I tried to raise my head again, the double vision clearing, but now blackness was pulling into my sight from every edge, and everything began shrinking down into a small circle, as if I were looking through a telescope. Dad’s face was in that circle, and to my relief he was upright, standing over the other man, pacing, muttering, his hands sweeping over his beard and his hair. There was a smudge of blood on his cheek in the same place as my mole, and I tried to reach up, to point out we were now twins, but then he turned to the wall and drawing back his fist, smashed it into the brick repeatedly, the skin of his knuckles mashing into the wall so that I couldn’t tell if it was blood or brick dust coating his knuckles. I tried to shake my head, but it would not move, and instead I found my sight locked onto my dad as he lifted his head high, looking for a moment toward the bright, bright summer sky. And then, with an ursine roar, he brought his head down against the brick, his forehead meeting the wall with a dull thud.

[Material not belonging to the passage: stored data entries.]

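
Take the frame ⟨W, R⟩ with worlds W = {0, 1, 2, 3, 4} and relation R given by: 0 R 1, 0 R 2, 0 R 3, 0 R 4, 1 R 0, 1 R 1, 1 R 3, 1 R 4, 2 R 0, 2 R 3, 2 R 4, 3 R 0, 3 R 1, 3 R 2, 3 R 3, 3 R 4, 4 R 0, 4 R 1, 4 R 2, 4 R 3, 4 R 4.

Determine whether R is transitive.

Transitive: no — 1 R 0 and 0 R 2, but not 1 R 2.

No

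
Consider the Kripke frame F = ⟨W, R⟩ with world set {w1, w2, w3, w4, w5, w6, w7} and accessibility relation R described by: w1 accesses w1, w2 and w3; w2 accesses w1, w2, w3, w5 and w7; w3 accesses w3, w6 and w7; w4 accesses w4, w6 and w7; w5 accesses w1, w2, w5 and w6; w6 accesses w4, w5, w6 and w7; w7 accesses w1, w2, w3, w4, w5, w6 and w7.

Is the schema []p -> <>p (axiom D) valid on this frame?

By correspondence theory, D is valid on a frame iff R is serial.
Serial: yes — every world has a successor (e.g. w1 R w1).

Yes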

“Dad!” I shouted silently, the telescopic view shrinking further until I could hardly see at all, but I could still feel the sickening thump of his skull ringing in my ears. I laid my head down so that the fallen man was in my vision, still and silent on the ground, his camera shattered beside him. A droplet of blood landed on my hand, and I focused on that instead, turning away from the stranger and my dad and the pained animal sounds he was making. The drop of blood lay on my hand, quivering, and in it I could see the whole world.

From out of the shadows, dark paws emerged, padding toward me, huge and velvet.

The panther stopped by my side and slowly shook his magnificent head as if he had all the time in the world.

“Now sleep,” he said, exhaling his warm, somnolent breath over me, his damask tail twitching. I closed my eyes obediently.

“Sleep,” said the panther, melting back into the shadows, and I did.